Interior Minister Dominique de Villepin also urged top regional officials to attend Mass on Friday - the day Pope John Paul II will be buried in Rome.

The government has been accused of double standards, since overt religious symbols are now banned in schools.

France has traditionally insisted on a strict separation of church and state.

The government ordered that the tricolour be lowered on France's public buildings for 24 hours after the announcement of the Pope's death.

Flags will again fly at half-mast on Friday.

'Established custom'

Many are grieving for the Pope in France, where surveys suggest about 60% of people are Catholics.

Mr De Villepin insisted on Tuesday that flying flags at half-mast was "established custom" for the French republic.

"This has happened for every pope under the Fifth Republic, and the Fourth and Third Republics," he said.

But the Deputy Mayor of Paris, Green Party member Christophe Girard, said he was "troubled" by the decision.

"On the front of our town halls, our schools, it is marked 'Liberty, Equality, Fraternity'. It isn't written 'Catholic France' or 'the Catholic Republic of France', like the Islamic Republic of Iran."
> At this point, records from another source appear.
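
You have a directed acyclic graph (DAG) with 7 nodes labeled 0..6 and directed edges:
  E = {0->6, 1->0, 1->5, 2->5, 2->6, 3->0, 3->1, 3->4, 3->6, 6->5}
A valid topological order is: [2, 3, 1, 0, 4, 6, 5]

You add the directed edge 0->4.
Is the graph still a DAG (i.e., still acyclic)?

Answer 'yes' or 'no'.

Answer: yes

Derivation:
Given toposort: [2, 3, 1, 0, 4, 6, 5]
Position of 0: index 3; position of 4: index 4
New edge 0->4: forward
Forward edge: respects the existing order. Still a DAG, same toposort still valid.
Still a DAG? yes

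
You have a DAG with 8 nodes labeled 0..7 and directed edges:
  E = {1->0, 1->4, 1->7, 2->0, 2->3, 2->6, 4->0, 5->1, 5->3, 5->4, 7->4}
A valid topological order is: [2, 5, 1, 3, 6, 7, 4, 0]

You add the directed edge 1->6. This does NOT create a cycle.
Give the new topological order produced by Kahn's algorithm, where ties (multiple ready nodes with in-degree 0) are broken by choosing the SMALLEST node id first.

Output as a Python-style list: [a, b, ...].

Old toposort: [2, 5, 1, 3, 6, 7, 4, 0]
Added edge: 1->6
Position of 1 (2) < position of 6 (4). Old order still valid.
Run Kahn's algorithm (break ties by smallest node id):
  initial in-degrees: [3, 1, 0, 2, 3, 0, 2, 1]
  ready (indeg=0): [2, 5]
  pop 2: indeg[0]->2; indeg[3]->1; indeg[6]->1 | ready=[5] | order so far=[2]
  pop 5: indeg[1]->0; indeg[3]->0; indeg[4]->2 | ready=[1, 3] | order so far=[2, 5]
  pop 1: indeg[0]->1; indeg[4]->1; indeg[6]->0; indeg[7]->0 | ready=[3, 6, 7] | order so far=[2, 5, 1]
  pop 3: no out-edges | ready=[6, 7] | order so far=[2, 5, 1, 3]
  pop 6: no out-edges | ready=[7] | order so far=[2, 5, 1, 3, 6]
  pop 7: indeg[4]->0 | ready=[4] | order so far=[2, 5, 1, 3, 6, 7]
  pop 4: indeg[0]->0 | ready=[0] | order so far=[2, 5, 1, 3, 6, 7, 4]
  pop 0: no out-edges | ready=[] | order so far=[2, 5, 1, 3, 6, 7, 4, 0]
  Result: [2, 5, 1, 3, 6, 7, 4, 0]

Answer: [2, 5, 1, 3, 6, 7, 4, 0]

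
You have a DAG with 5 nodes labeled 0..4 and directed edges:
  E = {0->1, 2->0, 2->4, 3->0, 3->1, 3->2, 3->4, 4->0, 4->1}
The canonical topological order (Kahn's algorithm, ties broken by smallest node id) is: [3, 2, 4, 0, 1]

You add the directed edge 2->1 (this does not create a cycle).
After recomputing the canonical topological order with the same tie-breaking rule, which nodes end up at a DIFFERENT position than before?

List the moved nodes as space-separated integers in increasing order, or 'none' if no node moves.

Answer: none

Derivation:
Old toposort: [3, 2, 4, 0, 1]
Added edge 2->1
Recompute Kahn (smallest-id tiebreak):
  initial in-degrees: [3, 4, 1, 0, 2]
  ready (indeg=0): [3]
  pop 3: indeg[0]->2; indeg[1]->3; indeg[2]->0; indeg[4]->1 | ready=[2] | order so far=[3]
  pop 2: indeg[0]->1; indeg[1]->2; indeg[4]->0 | ready=[4] | order so far=[3, 2]
  pop 4: indeg[0]->0; indeg[1]->1 | ready=[0] | order so far=[3, 2, 4]
  pop 0: indeg[1]->0 | ready=[1] | order so far=[3, 2, 4, 0]
  pop 1: no out-edges | ready=[] | order so far=[3, 2, 4, 0, 1]
New canonical toposort: [3, 2, 4, 0, 1]
Compare positions:
  Node 0: index 3 -> 3 (same)
  Node 1: index 4 -> 4 (same)
  Node 2: index 1 -> 1 (same)
  Node 3: index 0 -> 0 (same)
  Node 4: index 2 -> 2 (same)
Nodes that changed position: none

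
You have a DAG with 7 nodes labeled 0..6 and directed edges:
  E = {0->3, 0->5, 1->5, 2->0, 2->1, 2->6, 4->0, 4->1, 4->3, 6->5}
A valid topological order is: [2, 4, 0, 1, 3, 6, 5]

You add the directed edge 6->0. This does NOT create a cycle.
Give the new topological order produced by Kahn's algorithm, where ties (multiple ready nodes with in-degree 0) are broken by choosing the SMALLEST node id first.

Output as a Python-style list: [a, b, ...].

Old toposort: [2, 4, 0, 1, 3, 6, 5]
Added edge: 6->0
Position of 6 (5) > position of 0 (2). Must reorder: 6 must now come before 0.
Run Kahn's algorithm (break ties by smallest node id):
  initial in-degrees: [3, 2, 0, 2, 0, 3, 1]
  ready (indeg=0): [2, 4]
  pop 2: indeg[0]->2; indeg[1]->1; indeg[6]->0 | ready=[4, 6] | order so far=[2]
  pop 4: indeg[0]->1; indeg[1]->0; indeg[3]->1 | ready=[1, 6] | order so far=[2, 4]
  pop 1: indeg[5]->2 | ready=[6] | order so far=[2, 4, 1]
  pop 6: indeg[0]->0; indeg[5]->1 | ready=[0] | order so far=[2, 4, 1, 6]
  pop 0: indeg[3]->0; indeg[5]->0 | ready=[3, 5] | order so far=[2, 4, 1, 6, 0]
  pop 3: no out-edges | ready=[5] | order so far=[2, 4, 1, 6, 0, 3]
  pop 5: no out-edges | ready=[] | order so far=[2, 4, 1, 6, 0, 3, 5]
  Result: [2, 4, 1, 6, 0, 3, 5]

Answer: [2, 4, 1, 6, 0, 3, 5]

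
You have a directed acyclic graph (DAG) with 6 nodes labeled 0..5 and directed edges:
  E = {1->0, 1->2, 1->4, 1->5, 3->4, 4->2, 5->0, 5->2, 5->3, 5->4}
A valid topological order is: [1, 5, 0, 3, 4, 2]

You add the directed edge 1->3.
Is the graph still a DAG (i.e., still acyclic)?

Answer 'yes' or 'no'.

Given toposort: [1, 5, 0, 3, 4, 2]
Position of 1: index 0; position of 3: index 3
New edge 1->3: forward
Forward edge: respects the existing order. Still a DAG, same toposort still valid.
Still a DAG? yes

Answer: yes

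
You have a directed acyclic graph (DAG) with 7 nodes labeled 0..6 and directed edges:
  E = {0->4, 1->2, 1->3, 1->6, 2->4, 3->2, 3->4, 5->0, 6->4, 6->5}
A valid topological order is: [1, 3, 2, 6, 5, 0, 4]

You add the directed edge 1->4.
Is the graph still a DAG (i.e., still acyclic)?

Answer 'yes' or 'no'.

Answer: yes

Derivation:
Given toposort: [1, 3, 2, 6, 5, 0, 4]
Position of 1: index 0; position of 4: index 6
New edge 1->4: forward
Forward edge: respects the existing order. Still a DAG, same toposort still valid.
Still a DAG? yes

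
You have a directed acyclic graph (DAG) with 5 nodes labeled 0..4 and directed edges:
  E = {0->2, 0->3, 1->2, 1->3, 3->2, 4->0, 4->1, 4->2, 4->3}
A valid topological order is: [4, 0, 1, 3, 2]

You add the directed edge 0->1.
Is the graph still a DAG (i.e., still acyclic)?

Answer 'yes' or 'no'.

Answer: yes

Derivation:
Given toposort: [4, 0, 1, 3, 2]
Position of 0: index 1; position of 1: index 2
New edge 0->1: forward
Forward edge: respects the existing order. Still a DAG, same toposort still valid.
Still a DAG? yes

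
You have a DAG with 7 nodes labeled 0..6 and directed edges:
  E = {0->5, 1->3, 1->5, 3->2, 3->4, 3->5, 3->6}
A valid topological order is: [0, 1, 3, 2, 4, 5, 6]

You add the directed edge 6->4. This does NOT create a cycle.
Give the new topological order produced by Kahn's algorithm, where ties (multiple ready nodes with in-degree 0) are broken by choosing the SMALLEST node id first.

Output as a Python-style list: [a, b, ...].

Old toposort: [0, 1, 3, 2, 4, 5, 6]
Added edge: 6->4
Position of 6 (6) > position of 4 (4). Must reorder: 6 must now come before 4.
Run Kahn's algorithm (break ties by smallest node id):
  initial in-degrees: [0, 0, 1, 1, 2, 3, 1]
  ready (indeg=0): [0, 1]
  pop 0: indeg[5]->2 | ready=[1] | order so far=[0]
  pop 1: indeg[3]->0; indeg[5]->1 | ready=[3] | order so far=[0, 1]
  pop 3: indeg[2]->0; indeg[4]->1; indeg[5]->0; indeg[6]->0 | ready=[2, 5, 6] | order so far=[0, 1, 3]
  pop 2: no out-edges | ready=[5, 6] | order so far=[0, 1, 3, 2]
  pop 5: no out-edges | ready=[6] | order so far=[0, 1, 3, 2, 5]
  pop 6: indeg[4]->0 | ready=[4] | order so far=[0, 1, 3, 2, 5, 6]
  pop 4: no out-edges | ready=[] | order so far=[0, 1, 3, 2, 5, 6, 4]
  Result: [0, 1, 3, 2, 5, 6, 4]

Answer: [0, 1, 3, 2, 5, 6, 4]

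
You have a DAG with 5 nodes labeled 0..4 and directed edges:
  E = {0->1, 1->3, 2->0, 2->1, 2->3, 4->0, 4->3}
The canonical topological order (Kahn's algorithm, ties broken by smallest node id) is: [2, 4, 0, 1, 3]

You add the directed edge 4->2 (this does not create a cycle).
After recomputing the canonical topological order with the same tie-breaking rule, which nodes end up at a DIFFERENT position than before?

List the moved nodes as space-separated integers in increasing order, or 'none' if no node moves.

Old toposort: [2, 4, 0, 1, 3]
Added edge 4->2
Recompute Kahn (smallest-id tiebreak):
  initial in-degrees: [2, 2, 1, 3, 0]
  ready (indeg=0): [4]
  pop 4: indeg[0]->1; indeg[2]->0; indeg[3]->2 | ready=[2] | order so far=[4]
  pop 2: indeg[0]->0; indeg[1]->1; indeg[3]->1 | ready=[0] | order so far=[4, 2]
  pop 0: indeg[1]->0 | ready=[1] | order so far=[4, 2, 0]
  pop 1: indeg[3]->0 | ready=[3] | order so far=[4, 2, 0, 1]
  pop 3: no out-edges | ready=[] | order so far=[4, 2, 0, 1, 3]
New canonical toposort: [4, 2, 0, 1, 3]
Compare positions:
  Node 0: index 2 -> 2 (same)
  Node 1: index 3 -> 3 (same)
  Node 2: index 0 -> 1 (moved)
  Node 3: index 4 -> 4 (same)
  Node 4: index 1 -> 0 (moved)
Nodes that changed position: 2 4

Answer: 2 4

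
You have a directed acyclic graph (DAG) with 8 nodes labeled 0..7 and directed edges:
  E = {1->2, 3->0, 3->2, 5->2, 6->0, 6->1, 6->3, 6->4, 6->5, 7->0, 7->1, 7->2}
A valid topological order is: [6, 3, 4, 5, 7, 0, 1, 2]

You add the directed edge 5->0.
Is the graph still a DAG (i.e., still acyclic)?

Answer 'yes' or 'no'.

Given toposort: [6, 3, 4, 5, 7, 0, 1, 2]
Position of 5: index 3; position of 0: index 5
New edge 5->0: forward
Forward edge: respects the existing order. Still a DAG, same toposort still valid.
Still a DAG? yes

Answer: yes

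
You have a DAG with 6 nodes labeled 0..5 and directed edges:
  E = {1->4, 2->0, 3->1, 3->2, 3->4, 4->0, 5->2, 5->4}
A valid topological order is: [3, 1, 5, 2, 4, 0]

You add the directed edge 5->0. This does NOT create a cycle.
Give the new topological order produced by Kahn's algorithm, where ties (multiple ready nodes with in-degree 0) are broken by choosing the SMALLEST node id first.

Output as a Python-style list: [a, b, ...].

Old toposort: [3, 1, 5, 2, 4, 0]
Added edge: 5->0
Position of 5 (2) < position of 0 (5). Old order still valid.
Run Kahn's algorithm (break ties by smallest node id):
  initial in-degrees: [3, 1, 2, 0, 3, 0]
  ready (indeg=0): [3, 5]
  pop 3: indeg[1]->0; indeg[2]->1; indeg[4]->2 | ready=[1, 5] | order so far=[3]
  pop 1: indeg[4]->1 | ready=[5] | order so far=[3, 1]
  pop 5: indeg[0]->2; indeg[2]->0; indeg[4]->0 | ready=[2, 4] | order so far=[3, 1, 5]
  pop 2: indeg[0]->1 | ready=[4] | order so far=[3, 1, 5, 2]
  pop 4: indeg[0]->0 | ready=[0] | order so far=[3, 1, 5, 2, 4]
  pop 0: no out-edges | ready=[] | order so far=[3, 1, 5, 2, 4, 0]
  Result: [3, 1, 5, 2, 4, 0]

Answer: [3, 1, 5, 2, 4, 0]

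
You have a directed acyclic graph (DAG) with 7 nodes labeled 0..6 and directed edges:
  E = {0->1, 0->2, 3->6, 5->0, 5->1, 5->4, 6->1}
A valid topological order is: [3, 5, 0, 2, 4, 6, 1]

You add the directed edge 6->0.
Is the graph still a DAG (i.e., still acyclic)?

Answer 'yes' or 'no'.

Given toposort: [3, 5, 0, 2, 4, 6, 1]
Position of 6: index 5; position of 0: index 2
New edge 6->0: backward (u after v in old order)
Backward edge: old toposort is now invalid. Check if this creates a cycle.
Does 0 already reach 6? Reachable from 0: [0, 1, 2]. NO -> still a DAG (reorder needed).
Still a DAG? yes

Answer: yes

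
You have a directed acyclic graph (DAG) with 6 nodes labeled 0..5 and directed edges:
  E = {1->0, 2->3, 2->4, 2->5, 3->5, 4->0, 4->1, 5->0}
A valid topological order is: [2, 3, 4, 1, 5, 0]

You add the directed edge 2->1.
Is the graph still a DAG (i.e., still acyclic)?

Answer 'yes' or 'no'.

Given toposort: [2, 3, 4, 1, 5, 0]
Position of 2: index 0; position of 1: index 3
New edge 2->1: forward
Forward edge: respects the existing order. Still a DAG, same toposort still valid.
Still a DAG? yes

Answer: yes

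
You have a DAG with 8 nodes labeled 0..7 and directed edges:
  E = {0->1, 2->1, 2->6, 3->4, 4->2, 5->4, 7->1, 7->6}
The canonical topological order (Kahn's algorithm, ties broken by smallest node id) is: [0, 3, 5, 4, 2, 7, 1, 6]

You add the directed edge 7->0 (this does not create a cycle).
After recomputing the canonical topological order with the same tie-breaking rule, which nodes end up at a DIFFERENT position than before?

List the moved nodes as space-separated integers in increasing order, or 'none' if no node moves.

Old toposort: [0, 3, 5, 4, 2, 7, 1, 6]
Added edge 7->0
Recompute Kahn (smallest-id tiebreak):
  initial in-degrees: [1, 3, 1, 0, 2, 0, 2, 0]
  ready (indeg=0): [3, 5, 7]
  pop 3: indeg[4]->1 | ready=[5, 7] | order so far=[3]
  pop 5: indeg[4]->0 | ready=[4, 7] | order so far=[3, 5]
  pop 4: indeg[2]->0 | ready=[2, 7] | order so far=[3, 5, 4]
  pop 2: indeg[1]->2; indeg[6]->1 | ready=[7] | order so far=[3, 5, 4, 2]
  pop 7: indeg[0]->0; indeg[1]->1; indeg[6]->0 | ready=[0, 6] | order so far=[3, 5, 4, 2, 7]
  pop 0: indeg[1]->0 | ready=[1, 6] | order so far=[3, 5, 4, 2, 7, 0]
  pop 1: no out-edges | ready=[6] | order so far=[3, 5, 4, 2, 7, 0, 1]
  pop 6: no out-edges | ready=[] | order so far=[3, 5, 4, 2, 7, 0, 1, 6]
New canonical toposort: [3, 5, 4, 2, 7, 0, 1, 6]
Compare positions:
  Node 0: index 0 -> 5 (moved)
  Node 1: index 6 -> 6 (same)
  Node 2: index 4 -> 3 (moved)
  Node 3: index 1 -> 0 (moved)
  Node 4: index 3 -> 2 (moved)
  Node 5: index 2 -> 1 (moved)
  Node 6: index 7 -> 7 (same)
  Node 7: index 5 -> 4 (moved)
Nodes that changed position: 0 2 3 4 5 7

Answer: 0 2 3 4 5 7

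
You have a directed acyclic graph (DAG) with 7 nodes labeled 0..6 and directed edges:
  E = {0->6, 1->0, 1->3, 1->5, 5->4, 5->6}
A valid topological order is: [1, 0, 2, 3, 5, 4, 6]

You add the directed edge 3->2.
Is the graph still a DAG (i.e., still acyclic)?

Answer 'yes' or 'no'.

Answer: yes

Derivation:
Given toposort: [1, 0, 2, 3, 5, 4, 6]
Position of 3: index 3; position of 2: index 2
New edge 3->2: backward (u after v in old order)
Backward edge: old toposort is now invalid. Check if this creates a cycle.
Does 2 already reach 3? Reachable from 2: [2]. NO -> still a DAG (reorder needed).
Still a DAG? yes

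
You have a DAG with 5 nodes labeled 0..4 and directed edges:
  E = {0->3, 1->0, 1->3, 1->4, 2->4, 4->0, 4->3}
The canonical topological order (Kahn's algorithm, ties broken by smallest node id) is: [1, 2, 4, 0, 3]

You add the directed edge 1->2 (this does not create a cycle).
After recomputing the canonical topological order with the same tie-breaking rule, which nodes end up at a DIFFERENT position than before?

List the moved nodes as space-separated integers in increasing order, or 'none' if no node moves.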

Socialist Senator Jean-Luc Melanchon said the government's move was "a sort of favour made to one religion".

"The state authorities must demonstrate an absolute secularism without shades or half-tones," he insisted.

Pressure to protect France's secular traditions prompted the state to ban conspicuous religious symbols - including Muslim headscarves - from state schools last year.

Newspapers have devoted much space to the flag issue, with readers' letters for and against the government's instructions.

French President Jacques Chirac - one of many world leaders travelling to Rome for the funeral on Friday - has postponed until 14 April a televised debate on the EU constitution that was originally planned for Thursday.